Nel caso in cui le acque di vegetazione non vengano utilizzate in agricoltura o scaricate come acque reflue industriali, le stesse sono assoggettate al regime generale dei rifiuti e, come tali, dovranno essere gestite con tutti gli obblighi previsti dalla Parte IV del D. Lgs. n. 152/2006.

Il produttore, quindi, dovrà assegnare loro l’idoneo Codice Elenco Europeo Rifiuti; sulla base delle disposizioni sull’attribuzione del predetto codice, per il caso di specie, si ritiene debba essere 020304 (o in alternativa 020399), in quanto:

  • 02 – rifiuti prodotti da agricoltura, orticoltura, acquacoltura, selvicoltura, caccia e pesca, trattamento e preparazione di alimenti
  • 02 03 – rifiuti della preparazione e del trattamento di frutta, verdura, cereali, oli alimentari, cacao, caffè, tè e tabacco; della produzione di conserve alimentari; della produzione di lievito ed estratto di lievito; della preparazione e fermentazione di melassa
  • 02 03 04 – scarti inutilizzabili per il consumo o la trasformazione.

 

 

In conclusione, in merito alle acque di vegetazione, per districarsi tra procedimenti autorizzatori e sanzionatori, al fine di inquadrare il reale destino finale della citata tipologia di liquami, il ricorso alle pronunce della Suprema Corte assume un notevole rilievo e può chiarire i non pochi dubbi sull’argomento trattato nel presente contributo.

 

                                                                                                             



[1] Funzionario Provincia Campobasso- Tutela delle acque e dell’aria- Bonifiche siti inquinati

[2] D.Lgs. n. 152/2006, art. 74, comma 1, let. ff): “scarico: qualsiasi immissione effettuata esclusivamente tramite un sistema stabile di collettamento che collega senza soluzione di continuità il ciclo di produzione del refluo con il corpo ricettore in acque superficiali, sul suolo, nel sottosuolo e in rete fognaria, indipendentemente dalla loro natura inquinante, anche sottoposte a preventivo trattamento di depurazione …”

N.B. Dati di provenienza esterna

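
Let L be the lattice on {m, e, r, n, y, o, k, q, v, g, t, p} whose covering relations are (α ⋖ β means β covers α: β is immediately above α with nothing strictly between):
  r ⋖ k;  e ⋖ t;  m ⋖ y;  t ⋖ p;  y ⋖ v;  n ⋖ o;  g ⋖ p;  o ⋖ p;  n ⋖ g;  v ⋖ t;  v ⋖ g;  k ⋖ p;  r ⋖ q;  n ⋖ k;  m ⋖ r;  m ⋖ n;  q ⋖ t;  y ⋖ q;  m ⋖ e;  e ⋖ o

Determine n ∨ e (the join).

Common upper bounds of {n, e}: o, p.
The least among these is o.

o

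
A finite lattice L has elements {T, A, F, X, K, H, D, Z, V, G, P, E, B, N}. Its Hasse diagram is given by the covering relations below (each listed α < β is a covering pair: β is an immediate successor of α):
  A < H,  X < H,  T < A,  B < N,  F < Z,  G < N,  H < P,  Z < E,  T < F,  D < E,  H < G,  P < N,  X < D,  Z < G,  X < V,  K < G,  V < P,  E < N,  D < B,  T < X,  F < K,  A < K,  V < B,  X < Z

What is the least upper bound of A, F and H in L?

Common upper bounds of {A, F, H}: G, N.
The least among these is G.

G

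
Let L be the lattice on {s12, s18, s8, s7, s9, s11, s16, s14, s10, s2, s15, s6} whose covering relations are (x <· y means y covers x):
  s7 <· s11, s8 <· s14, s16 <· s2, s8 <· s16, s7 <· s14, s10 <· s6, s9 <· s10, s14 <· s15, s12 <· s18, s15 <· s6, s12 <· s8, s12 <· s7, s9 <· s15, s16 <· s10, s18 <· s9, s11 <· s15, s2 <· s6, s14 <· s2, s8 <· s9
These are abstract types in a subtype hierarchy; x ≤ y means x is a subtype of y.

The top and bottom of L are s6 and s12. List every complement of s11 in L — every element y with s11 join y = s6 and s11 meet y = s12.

Need y with s11 ∨ y = s6 and s11 ∧ y = s12.
Checking each element gives: s10, s16.

s10, s16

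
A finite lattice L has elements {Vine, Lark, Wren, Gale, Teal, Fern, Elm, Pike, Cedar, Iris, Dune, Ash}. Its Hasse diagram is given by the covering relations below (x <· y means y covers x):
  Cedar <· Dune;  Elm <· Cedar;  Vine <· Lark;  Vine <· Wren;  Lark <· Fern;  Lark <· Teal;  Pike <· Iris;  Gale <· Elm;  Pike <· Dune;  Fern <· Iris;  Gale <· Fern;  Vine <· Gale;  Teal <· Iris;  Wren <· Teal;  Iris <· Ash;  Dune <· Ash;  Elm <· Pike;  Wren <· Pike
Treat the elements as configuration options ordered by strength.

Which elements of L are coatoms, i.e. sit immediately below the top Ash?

Dune, Iris

The coatoms are exactly the elements covered by Ash: Dune, Iris.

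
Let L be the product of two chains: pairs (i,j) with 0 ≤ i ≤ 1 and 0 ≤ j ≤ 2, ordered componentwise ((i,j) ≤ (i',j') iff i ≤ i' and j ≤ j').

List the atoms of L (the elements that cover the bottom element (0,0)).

The atoms are exactly the elements that cover (0,0): (0,1), (1,0).

(0,1), (1,0)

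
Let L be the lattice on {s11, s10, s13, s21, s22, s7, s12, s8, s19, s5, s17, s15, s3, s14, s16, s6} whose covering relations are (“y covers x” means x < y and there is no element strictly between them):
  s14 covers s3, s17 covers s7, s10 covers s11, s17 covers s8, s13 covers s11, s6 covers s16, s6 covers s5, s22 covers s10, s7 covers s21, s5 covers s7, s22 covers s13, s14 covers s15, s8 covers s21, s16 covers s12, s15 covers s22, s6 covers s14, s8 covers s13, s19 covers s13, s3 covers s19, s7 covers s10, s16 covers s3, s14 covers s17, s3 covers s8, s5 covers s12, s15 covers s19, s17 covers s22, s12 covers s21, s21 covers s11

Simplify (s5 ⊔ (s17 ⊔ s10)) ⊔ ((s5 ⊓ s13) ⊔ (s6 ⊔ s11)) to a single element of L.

s6

s17 ∨ s10 = s17
s5 ∨ s17 = s6
s5 ∧ s13 = s11
s6 ∨ s11 = s6
s11 ∨ s6 = s6
s6 ∨ s6 = s6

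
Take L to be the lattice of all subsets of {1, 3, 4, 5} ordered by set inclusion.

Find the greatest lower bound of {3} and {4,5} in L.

∅

Under ⊆, meet is intersection: {3} ∩ {4,5} = ∅.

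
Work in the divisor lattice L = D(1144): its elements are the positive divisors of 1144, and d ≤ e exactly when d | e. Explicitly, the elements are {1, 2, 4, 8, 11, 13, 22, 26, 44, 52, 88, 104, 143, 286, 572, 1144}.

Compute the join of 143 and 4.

In the divisibility order, the join is the least common multiple: lcm(143, 4) = 572.

572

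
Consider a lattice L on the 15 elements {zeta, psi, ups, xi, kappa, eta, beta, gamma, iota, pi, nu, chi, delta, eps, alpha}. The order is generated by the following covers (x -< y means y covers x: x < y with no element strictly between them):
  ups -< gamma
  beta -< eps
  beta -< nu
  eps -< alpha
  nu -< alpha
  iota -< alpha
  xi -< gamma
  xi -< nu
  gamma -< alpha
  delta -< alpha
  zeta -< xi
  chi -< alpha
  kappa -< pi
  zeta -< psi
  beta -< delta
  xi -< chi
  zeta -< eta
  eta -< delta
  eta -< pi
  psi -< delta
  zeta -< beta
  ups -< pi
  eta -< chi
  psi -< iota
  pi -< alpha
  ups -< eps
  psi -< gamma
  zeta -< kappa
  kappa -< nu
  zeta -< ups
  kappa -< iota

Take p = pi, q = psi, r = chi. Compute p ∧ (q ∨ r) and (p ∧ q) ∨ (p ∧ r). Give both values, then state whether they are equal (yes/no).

q ∨ r = alpha, so p ∧ (q ∨ r) = pi ∧ alpha = pi.
p ∧ q = zeta and p ∧ r = eta, so (p ∧ q) ∨ (p ∧ r) = zeta ∨ eta = eta.
Equal: no.

pi; eta; no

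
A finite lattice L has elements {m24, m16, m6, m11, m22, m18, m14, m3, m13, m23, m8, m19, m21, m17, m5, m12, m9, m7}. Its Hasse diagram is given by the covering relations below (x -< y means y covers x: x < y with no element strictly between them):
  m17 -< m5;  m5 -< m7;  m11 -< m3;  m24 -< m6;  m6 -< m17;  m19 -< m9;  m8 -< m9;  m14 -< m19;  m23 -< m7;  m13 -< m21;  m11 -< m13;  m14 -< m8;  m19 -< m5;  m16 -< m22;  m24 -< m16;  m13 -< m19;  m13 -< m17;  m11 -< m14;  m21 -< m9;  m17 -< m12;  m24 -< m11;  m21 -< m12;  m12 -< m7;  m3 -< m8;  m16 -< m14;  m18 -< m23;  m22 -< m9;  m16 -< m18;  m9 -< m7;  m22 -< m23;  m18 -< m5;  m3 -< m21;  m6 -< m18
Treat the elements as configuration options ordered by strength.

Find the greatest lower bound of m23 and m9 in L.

Common lower bounds of {m23, m9}: m16, m22, m24.
The greatest among these is m22.

m22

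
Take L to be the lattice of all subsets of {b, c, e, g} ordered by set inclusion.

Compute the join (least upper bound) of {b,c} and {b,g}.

{b,c,g}

Under ⊆, join is union: {b,c} ∪ {b,g} = {b,c,g}.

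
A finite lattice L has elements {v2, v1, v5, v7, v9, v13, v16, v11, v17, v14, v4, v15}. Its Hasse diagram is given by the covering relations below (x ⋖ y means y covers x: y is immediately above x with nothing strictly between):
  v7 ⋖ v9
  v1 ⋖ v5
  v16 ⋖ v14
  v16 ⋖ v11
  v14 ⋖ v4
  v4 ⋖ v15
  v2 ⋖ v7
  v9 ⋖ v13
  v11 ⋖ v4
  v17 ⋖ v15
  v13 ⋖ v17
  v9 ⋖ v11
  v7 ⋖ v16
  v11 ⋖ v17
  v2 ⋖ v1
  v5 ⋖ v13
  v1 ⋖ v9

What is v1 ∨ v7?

Common upper bounds of {v1, v7}: v11, v13, v15, v17, v4, v9.
The least among these is v9.

v9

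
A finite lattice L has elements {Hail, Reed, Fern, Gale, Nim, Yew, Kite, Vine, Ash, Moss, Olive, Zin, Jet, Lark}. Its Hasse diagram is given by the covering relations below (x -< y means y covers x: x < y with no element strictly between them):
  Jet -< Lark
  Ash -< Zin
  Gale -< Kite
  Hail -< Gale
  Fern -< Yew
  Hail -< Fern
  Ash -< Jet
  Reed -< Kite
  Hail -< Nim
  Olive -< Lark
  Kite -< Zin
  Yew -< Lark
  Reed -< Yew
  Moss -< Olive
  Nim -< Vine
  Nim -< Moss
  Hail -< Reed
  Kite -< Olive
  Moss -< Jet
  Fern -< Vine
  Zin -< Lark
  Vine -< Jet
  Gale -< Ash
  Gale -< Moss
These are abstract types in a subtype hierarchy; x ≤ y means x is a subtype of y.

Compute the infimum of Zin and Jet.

Ash

Common lower bounds of {Zin, Jet}: Ash, Gale, Hail.
The greatest among these is Ash.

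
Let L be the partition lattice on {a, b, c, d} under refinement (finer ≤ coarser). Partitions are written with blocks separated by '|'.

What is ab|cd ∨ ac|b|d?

abcd

The join of ab|cd and ac|b|d merges any blocks that overlap across the partitions, giving abcd.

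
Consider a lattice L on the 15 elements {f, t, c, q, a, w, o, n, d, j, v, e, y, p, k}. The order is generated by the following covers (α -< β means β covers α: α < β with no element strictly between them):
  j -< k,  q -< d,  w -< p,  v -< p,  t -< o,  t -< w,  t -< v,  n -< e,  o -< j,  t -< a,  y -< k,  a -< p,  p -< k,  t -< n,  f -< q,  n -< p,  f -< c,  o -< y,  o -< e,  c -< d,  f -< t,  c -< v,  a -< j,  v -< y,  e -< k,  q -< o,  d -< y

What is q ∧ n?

f

Common lower bounds of {q, n}: f.
The greatest among these is f.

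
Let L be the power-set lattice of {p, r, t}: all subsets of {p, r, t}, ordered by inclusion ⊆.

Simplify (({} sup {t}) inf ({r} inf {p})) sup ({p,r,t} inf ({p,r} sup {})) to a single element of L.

{p,r}

{} ∨ {t} = {t}
{r} ∧ {p} = {}
{t} ∧ {} = {}
{p,r} ∨ {} = {p,r}
{p,r,t} ∧ {p,r} = {p,r}
{} ∨ {p,r} = {p,r}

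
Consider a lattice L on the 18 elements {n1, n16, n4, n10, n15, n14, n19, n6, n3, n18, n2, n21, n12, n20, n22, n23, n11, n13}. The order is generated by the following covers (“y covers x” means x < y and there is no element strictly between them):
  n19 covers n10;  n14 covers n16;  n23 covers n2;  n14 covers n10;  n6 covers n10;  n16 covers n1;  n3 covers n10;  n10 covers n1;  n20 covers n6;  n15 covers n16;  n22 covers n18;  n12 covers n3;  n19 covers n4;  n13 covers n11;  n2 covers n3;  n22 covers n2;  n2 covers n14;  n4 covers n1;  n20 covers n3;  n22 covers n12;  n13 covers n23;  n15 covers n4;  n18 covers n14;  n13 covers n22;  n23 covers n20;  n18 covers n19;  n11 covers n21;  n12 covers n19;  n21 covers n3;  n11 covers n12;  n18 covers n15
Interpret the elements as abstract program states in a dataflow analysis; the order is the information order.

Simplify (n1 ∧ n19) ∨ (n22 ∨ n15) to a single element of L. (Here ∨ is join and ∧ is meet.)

n1 ∧ n19 = n1
n22 ∨ n15 = n22
n1 ∨ n22 = n22

n22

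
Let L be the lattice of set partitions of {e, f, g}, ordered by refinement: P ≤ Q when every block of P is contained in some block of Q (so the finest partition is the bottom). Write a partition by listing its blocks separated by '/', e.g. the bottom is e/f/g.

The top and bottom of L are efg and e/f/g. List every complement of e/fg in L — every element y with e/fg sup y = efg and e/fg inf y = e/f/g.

ef/g, eg/f

Need y with e/fg ∨ y = efg and e/fg ∧ y = e/f/g.
Checking each element gives: ef/g, eg/f.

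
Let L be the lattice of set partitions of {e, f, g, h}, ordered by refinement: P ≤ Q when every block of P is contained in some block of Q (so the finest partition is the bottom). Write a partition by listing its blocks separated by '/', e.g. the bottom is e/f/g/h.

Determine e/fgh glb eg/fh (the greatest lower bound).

e/fh/g

The meet (common refinement) of e/fgh and eg/fh intersects blocks pairwise, giving e/fh/g.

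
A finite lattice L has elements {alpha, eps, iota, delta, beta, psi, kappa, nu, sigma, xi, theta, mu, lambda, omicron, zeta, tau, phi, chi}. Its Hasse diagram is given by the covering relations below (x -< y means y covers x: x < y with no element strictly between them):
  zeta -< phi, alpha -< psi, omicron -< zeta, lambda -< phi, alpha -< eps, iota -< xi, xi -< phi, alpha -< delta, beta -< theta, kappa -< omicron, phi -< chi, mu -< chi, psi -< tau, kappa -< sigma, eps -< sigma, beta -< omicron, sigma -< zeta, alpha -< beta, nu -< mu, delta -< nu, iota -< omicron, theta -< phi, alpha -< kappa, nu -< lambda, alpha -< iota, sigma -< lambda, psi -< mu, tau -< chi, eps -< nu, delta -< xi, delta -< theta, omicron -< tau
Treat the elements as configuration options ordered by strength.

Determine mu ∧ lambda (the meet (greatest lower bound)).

nu

Common lower bounds of {mu, lambda}: alpha, delta, eps, nu.
The greatest among these is nu.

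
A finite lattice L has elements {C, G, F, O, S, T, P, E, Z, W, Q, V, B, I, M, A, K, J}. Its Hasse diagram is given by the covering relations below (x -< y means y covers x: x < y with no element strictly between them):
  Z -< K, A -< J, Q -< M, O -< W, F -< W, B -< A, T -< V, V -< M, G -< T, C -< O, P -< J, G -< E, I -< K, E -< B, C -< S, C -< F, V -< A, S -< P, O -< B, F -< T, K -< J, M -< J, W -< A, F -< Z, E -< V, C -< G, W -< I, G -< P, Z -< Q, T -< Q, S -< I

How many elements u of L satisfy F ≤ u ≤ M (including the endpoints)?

6

The interval [F, M] = {F, M, Q, T, V, Z}, which has 6 elements.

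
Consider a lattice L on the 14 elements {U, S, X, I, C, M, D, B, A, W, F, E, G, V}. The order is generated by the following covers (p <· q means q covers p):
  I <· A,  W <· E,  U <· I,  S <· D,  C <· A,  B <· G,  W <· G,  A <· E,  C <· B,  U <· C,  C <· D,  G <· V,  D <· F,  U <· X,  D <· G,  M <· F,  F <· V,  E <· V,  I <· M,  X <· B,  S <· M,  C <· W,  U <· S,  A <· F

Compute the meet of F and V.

F

Common lower bounds of {F, V}: A, C, D, F, I, M, S, U.
The greatest among these is F.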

[3] Si richiama quanto disposto dall’art. 5, comma 1 del D.P.R. n. 227/2011: “Le imprese presentano le istanze di autorizzazione, la documentazione, le dichiarazioni e le altre attestazioni richieste in materia ambientale esclusivamente per via telematica allo Sportello unico per le attività produttive competente per territorio, ai sensi del d.P.R. 7 settembre 2010, n. 160."